Impact on daily practice
The second-generation drug-eluting stents (DES) were associated with a higher risk of major adverse cardiac events, stent thrombosis and late restenosis in some cases, and the possible reason was often ascribed to the thicker strut size. Thus emerged the need for thinner struts and an advanced generation of DES. Research showed that reducing the strut thickness to a minimum can minimise the adverse outcomes.
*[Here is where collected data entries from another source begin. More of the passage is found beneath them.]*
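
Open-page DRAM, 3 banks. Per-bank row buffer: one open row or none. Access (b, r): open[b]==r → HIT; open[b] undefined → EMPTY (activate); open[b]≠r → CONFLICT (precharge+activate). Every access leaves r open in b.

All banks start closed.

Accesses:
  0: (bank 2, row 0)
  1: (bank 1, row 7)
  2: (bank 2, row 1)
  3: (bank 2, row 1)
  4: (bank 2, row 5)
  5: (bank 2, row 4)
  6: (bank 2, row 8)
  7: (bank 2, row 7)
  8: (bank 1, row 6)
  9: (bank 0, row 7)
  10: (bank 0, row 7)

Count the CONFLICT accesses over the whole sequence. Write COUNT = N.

0: bank 2 row 0 — prev None → EMPTY
1: bank 1 row 7 — prev None → EMPTY
2: bank 2 row 1 — prev 0 → CONFLICT
3: bank 2 row 1 — prev 1 → HIT
4: bank 2 row 5 — prev 1 → CONFLICT
5: bank 2 row 4 — prev 5 → CONFLICT
6: bank 2 row 8 — prev 4 → CONFLICT
7: bank 2 row 7 — prev 8 → CONFLICT
8: bank 1 row 6 — prev 7 → CONFLICT
9: bank 0 row 7 — prev None → EMPTY
10: bank 0 row 7 — prev 7 → HIT

COUNT = 6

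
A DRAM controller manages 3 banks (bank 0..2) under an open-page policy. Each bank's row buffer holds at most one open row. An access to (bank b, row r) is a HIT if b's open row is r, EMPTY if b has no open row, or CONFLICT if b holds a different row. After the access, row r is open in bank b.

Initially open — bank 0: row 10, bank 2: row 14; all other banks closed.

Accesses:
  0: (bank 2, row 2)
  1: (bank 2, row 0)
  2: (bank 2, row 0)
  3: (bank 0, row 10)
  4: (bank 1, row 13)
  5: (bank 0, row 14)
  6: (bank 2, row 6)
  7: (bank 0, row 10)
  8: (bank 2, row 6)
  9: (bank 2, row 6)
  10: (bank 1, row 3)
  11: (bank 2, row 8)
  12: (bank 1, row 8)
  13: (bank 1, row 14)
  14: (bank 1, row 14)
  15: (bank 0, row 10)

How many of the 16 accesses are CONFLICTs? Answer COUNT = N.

0: bank 2 row 2 — prev 14 → CONFLICT
1: bank 2 row 0 — prev 2 → CONFLICT
2: bank 2 row 0 — prev 0 → HIT
3: bank 0 row 10 — prev 10 → HIT
4: bank 1 row 13 — prev None → EMPTY
5: bank 0 row 14 — prev 10 → CONFLICT
6: bank 2 row 6 — prev 0 → CONFLICT
7: bank 0 row 10 — prev 14 → CONFLICT
8: bank 2 row 6 — prev 6 → HIT
9: bank 2 row 6 — prev 6 → HIT
10: bank 1 row 3 — prev 13 → CONFLICT
11: bank 2 row 8 — prev 6 → CONFLICT
12: bank 1 row 8 — prev 3 → CONFLICT
13: bank 1 row 14 — prev 8 → CONFLICT
14: bank 1 row 14 — prev 14 → HIT
15: bank 0 row 10 — prev 10 → HIT

COUNT = 9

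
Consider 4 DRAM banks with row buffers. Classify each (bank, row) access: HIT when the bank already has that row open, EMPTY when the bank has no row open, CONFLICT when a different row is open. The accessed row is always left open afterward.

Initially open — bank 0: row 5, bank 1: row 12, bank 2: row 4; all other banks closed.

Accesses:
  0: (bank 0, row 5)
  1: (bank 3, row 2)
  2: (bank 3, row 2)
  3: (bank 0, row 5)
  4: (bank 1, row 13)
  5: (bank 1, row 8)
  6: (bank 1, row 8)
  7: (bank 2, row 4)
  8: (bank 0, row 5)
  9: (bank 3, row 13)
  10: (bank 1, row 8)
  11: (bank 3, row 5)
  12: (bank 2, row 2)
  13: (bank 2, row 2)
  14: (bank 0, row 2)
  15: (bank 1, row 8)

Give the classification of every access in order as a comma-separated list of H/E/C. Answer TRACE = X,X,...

TRACE = H,E,H,H,C,C,H,H,H,C,H,C,C,H,C,H

step 0: bank0 5->5 [HIT]
step 1: bank3 None->2 [EMPTY]
step 2: bank3 2->2 [HIT]
step 3: bank0 5->5 [HIT]
step 4: bank1 12->13 [CONFLICT]
step 5: bank1 13->8 [CONFLICT]
step 6: bank1 8->8 [HIT]
step 7: bank2 4->4 [HIT]
step 8: bank0 5->5 [HIT]
step 9: bank3 2->13 [CONFLICT]
step 10: bank1 8->8 [HIT]
step 11: bank3 13->5 [CONFLICT]
step 12: bank2 4->2 [CONFLICT]
step 13: bank2 2->2 [HIT]
step 14: bank0 5->2 [CONFLICT]
step 15: bank1 8->8 [HIT]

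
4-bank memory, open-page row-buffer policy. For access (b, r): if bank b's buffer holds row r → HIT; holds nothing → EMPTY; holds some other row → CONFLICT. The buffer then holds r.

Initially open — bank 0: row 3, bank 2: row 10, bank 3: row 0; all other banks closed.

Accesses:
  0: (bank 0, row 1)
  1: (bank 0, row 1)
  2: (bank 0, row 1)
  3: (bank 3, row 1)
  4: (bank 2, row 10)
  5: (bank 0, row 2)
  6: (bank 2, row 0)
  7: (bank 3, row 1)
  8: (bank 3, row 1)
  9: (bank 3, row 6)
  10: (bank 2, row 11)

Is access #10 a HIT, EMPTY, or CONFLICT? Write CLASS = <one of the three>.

CLASS = CONFLICT

  [0] b0 r1: had r3 ⇒ C
  [1] b0 r1: had r1 ⇒ H
  [2] b0 r1: had r1 ⇒ H
  [3] b3 r1: had r0 ⇒ C
  [4] b2 r10: had r10 ⇒ H
  [5] b0 r2: had r1 ⇒ C
  [6] b2 r0: had r10 ⇒ C
  [7] b3 r1: had r1 ⇒ H
  [8] b3 r1: had r1 ⇒ H
  [9] b3 r6: had r1 ⇒ C
  [10] b2 r11: had r0 ⇒ C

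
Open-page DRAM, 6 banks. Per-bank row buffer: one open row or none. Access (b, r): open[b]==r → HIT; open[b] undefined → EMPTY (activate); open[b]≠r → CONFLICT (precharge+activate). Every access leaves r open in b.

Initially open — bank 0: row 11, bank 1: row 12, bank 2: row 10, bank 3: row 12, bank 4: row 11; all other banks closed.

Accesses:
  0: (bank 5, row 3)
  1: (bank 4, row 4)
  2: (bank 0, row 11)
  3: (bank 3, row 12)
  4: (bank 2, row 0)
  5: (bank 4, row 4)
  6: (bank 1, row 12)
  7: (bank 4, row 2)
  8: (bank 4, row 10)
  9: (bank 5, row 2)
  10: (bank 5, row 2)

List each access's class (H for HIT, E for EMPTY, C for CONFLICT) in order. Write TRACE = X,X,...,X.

step 0: bank5 None->3 [EMPTY]
step 1: bank4 11->4 [CONFLICT]
step 2: bank0 11->11 [HIT]
step 3: bank3 12->12 [HIT]
step 4: bank2 10->0 [CONFLICT]
step 5: bank4 4->4 [HIT]
step 6: bank1 12->12 [HIT]
step 7: bank4 4->2 [CONFLICT]
step 8: bank4 2->10 [CONFLICT]
step 9: bank5 3->2 [CONFLICT]
step 10: bank5 2->2 [HIT]

TRACE = E,C,H,H,C,H,H,C,C,C,H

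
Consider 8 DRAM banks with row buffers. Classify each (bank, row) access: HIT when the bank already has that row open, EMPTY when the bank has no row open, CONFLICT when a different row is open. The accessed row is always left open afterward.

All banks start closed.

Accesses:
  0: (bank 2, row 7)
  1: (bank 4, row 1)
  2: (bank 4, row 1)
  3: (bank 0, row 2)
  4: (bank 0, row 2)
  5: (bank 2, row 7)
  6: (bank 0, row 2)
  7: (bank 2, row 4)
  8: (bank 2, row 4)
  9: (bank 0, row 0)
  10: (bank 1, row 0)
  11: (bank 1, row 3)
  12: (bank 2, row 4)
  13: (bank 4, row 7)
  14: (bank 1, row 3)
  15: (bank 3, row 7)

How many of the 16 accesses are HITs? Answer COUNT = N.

step 0: bank2 None->7 [EMPTY]
step 1: bank4 None->1 [EMPTY]
step 2: bank4 1->1 [HIT]
step 3: bank0 None->2 [EMPTY]
step 4: bank0 2->2 [HIT]
step 5: bank2 7->7 [HIT]
step 6: bank0 2->2 [HIT]
step 7: bank2 7->4 [CONFLICT]
step 8: bank2 4->4 [HIT]
step 9: bank0 2->0 [CONFLICT]
step 10: bank1 None->0 [EMPTY]
step 11: bank1 0->3 [CONFLICT]
step 12: bank2 4->4 [HIT]
step 13: bank4 1->7 [CONFLICT]
step 14: bank1 3->3 [HIT]
step 15: bank3 None->7 [EMPTY]

COUNT = 7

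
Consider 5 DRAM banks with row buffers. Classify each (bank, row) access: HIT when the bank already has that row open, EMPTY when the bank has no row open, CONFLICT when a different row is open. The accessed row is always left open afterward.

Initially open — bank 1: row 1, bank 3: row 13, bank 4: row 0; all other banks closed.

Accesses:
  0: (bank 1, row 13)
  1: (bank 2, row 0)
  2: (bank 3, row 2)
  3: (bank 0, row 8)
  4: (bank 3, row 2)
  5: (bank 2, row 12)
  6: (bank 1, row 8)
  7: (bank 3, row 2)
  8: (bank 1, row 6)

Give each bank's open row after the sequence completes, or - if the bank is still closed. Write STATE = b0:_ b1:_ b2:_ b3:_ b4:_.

  [0] b1 r13: had r1 ⇒ C
  [1] b2 r0: no row ⇒ E
  [2] b3 r2: had r13 ⇒ C
  [3] b0 r8: no row ⇒ E
  [4] b3 r2: had r2 ⇒ H
  [5] b2 r12: had r0 ⇒ C
  [6] b1 r8: had r13 ⇒ C
  [7] b3 r2: had r2 ⇒ H
  [8] b1 r6: had r8 ⇒ C

STATE = b0:8 b1:6 b2:12 b3:2 b4:0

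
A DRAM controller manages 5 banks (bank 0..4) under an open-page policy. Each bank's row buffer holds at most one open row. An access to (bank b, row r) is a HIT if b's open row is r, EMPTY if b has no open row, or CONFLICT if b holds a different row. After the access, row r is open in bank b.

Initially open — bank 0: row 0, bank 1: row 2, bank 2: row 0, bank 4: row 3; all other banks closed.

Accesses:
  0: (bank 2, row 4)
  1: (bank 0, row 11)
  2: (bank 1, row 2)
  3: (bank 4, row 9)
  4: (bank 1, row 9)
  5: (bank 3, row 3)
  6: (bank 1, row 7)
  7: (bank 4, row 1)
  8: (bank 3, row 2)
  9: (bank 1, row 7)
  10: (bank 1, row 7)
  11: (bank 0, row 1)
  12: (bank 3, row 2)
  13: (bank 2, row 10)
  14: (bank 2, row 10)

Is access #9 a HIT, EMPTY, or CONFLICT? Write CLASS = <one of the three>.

step 0: bank2 0->4 [CONFLICT]
step 1: bank0 0->11 [CONFLICT]
step 2: bank1 2->2 [HIT]
step 3: bank4 3->9 [CONFLICT]
step 4: bank1 2->9 [CONFLICT]
step 5: bank3 None->3 [EMPTY]
step 6: bank1 9->7 [CONFLICT]
step 7: bank4 9->1 [CONFLICT]
step 8: bank3 3->2 [CONFLICT]
step 9: bank1 7->7 [HIT]
step 10: bank1 7->7 [HIT]
step 11: bank0 11->1 [CONFLICT]
step 12: bank3 2->2 [HIT]
step 13: bank2 4->10 [CONFLICT]
step 14: bank2 10->10 [HIT]

CLASS = HIT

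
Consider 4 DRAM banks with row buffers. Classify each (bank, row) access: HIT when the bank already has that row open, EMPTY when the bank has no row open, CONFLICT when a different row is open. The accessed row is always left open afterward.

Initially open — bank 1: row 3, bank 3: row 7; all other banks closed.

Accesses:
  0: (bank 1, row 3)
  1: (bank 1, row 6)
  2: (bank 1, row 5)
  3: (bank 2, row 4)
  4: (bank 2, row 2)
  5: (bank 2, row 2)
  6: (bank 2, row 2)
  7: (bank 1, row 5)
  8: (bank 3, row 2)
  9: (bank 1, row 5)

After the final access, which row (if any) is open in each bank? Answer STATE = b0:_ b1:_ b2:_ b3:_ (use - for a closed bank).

STATE = b0:- b1:5 b2:2 b3:2

0: bank 1 row 3 — prev 3 → HIT
1: bank 1 row 6 — prev 3 → CONFLICT
2: bank 1 row 5 — prev 6 → CONFLICT
3: bank 2 row 4 — prev None → EMPTY
4: bank 2 row 2 — prev 4 → CONFLICT
5: bank 2 row 2 — prev 2 → HIT
6: bank 2 row 2 — prev 2 → HIT
7: bank 1 row 5 — prev 5 → HIT
8: bank 3 row 2 — prev 7 → CONFLICT
9: bank 1 row 5 — prev 5 → HIT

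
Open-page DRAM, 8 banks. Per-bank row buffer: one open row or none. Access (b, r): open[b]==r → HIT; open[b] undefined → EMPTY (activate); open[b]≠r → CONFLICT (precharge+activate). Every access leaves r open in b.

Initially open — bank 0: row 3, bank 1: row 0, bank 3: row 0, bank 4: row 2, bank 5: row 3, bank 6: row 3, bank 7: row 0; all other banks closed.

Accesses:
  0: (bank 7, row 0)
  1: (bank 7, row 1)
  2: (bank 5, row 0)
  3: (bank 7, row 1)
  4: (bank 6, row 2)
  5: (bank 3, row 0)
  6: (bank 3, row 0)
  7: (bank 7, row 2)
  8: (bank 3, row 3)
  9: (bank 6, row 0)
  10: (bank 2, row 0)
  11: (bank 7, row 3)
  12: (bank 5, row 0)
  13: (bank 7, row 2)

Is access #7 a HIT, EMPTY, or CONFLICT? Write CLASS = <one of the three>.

  [0] b7 r0: had r0 ⇒ H
  [1] b7 r1: had r0 ⇒ C
  [2] b5 r0: had r3 ⇒ C
  [3] b7 r1: had r1 ⇒ H
  [4] b6 r2: had r3 ⇒ C
  [5] b3 r0: had r0 ⇒ H
  [6] b3 r0: had r0 ⇒ H
  [7] b7 r2: had r1 ⇒ C
  [8] b3 r3: had r0 ⇒ C
  [9] b6 r0: had r2 ⇒ C
  [10] b2 r0: no row ⇒ E
  [11] b7 r3: had r2 ⇒ C
  [12] b5 r0: had r0 ⇒ H
  [13] b7 r2: had r3 ⇒ C

CLASS = CONFLICT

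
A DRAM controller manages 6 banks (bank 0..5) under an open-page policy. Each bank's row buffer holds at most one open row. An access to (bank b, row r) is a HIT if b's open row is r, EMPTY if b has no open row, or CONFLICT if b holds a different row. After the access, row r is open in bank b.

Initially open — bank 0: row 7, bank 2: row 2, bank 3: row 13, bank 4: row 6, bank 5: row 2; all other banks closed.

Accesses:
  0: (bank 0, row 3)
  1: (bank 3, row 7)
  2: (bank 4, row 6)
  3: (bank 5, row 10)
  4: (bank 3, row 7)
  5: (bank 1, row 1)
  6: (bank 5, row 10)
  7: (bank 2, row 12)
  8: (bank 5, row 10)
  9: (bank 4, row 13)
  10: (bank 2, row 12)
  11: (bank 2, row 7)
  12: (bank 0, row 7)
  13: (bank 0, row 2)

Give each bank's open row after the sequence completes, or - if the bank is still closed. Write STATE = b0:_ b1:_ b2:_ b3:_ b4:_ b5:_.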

The midterm outcomes of this everolimus-eluting stent will impact the practice of cardiologists in treating long and multiple de novo coronary artery lesions.
Funding
The Evermine50 EES-1 study was funded by Meril Life Sciences Pvt. Ltd, Gujarat, India.
Conflict of interest statement
A. Thakkar is a full-time employee of Meril Life Sciences Pvt. Ltd. The other authors have no conflicts of interest to declare.